Further, the antimicrobials usually prescribed for cystitis achieve far higher concentrations in the urine than the cut off points used in vitro for labelling of bacteria as susceptible or not.7 Consequently antimicrobials will in practice eradicate uropathogens from the urine in a fair number of cases where the bacteria were labelled as resistant. A practical cut-off point has been proposed for co-trimoxazole. An alternative agent should be prescribed when its resistance level, as reported by local microbiological laboratories, is above 20%.7 Similar calculations could be made for trimethoprim alone, as its antibacterial activity is not too different from that of co-trimoxazole.9

Which antimicrobials should then be used? As uncomplicated cystitis is so common, antimicrobials that are currently seldom prescribed for other infections should be preferred. Also, because increased prescription of one antimicrobial may result in higher resistance locally, the doctor's choice of antimicrobial should vary from time to time and from one patient to another.5 The actual local bacterial resistance levels should also be considered.5,7

Nitrofurantoin is one of the oldest antimicrobials in the market, and curiously enough it still has rather less than 10% bacterial resistance in most geographical settings.7,9,10 Mecillinam is not in general use in all Western countries, and bacterial resistance is still surprisingly low, considering that it is a derivative of penicillin.9,10 Most coliforms are susceptible to it; Gram positive cocci are not. Still, mecillinam will in most settings be effective against about 90% of most uropathogens causing uncomplicated cystitis in women, and it is a fair treatment choice.

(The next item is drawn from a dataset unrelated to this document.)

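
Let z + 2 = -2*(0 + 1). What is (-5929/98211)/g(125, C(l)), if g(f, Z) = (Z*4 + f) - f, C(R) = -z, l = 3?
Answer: -5929/1571376 ≈ -0.0037731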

Trimethoprim is roughly as effective as co-trimoxazole but has fewer adverse effects.9 Its antibacterial spectrum favours its use in the treatment of urinary tract infections, and its high concentration in urine makes it effective against most uropathogens. Because of limited use in many countries, its resistance level is still favourable in many areas of western Europe, often well under 20%. Local variations occur, though.5

Quinolones are still among our most effective antimicrobials, though the high level of resistance found in several countries is alarming.7 Current levels of use in many countries are equally alarming. To preserve their effectiveness they should be reserved for serious or life threatening infections and not used for simple, self limiting conditions such as uncomplicated cystitis in women, as long as more basic antimicrobials are still effective.

Empirical treatment of uncomplicated acute cystitis in adult women should stay simple. The disease can still be managed using short courses of traditional antimicrobials such as nitrofurantoin, mecillinam, or trimethoprim, according to levels of resistance in the local area. Microbiological laboratories overestimate this bacterial resistance.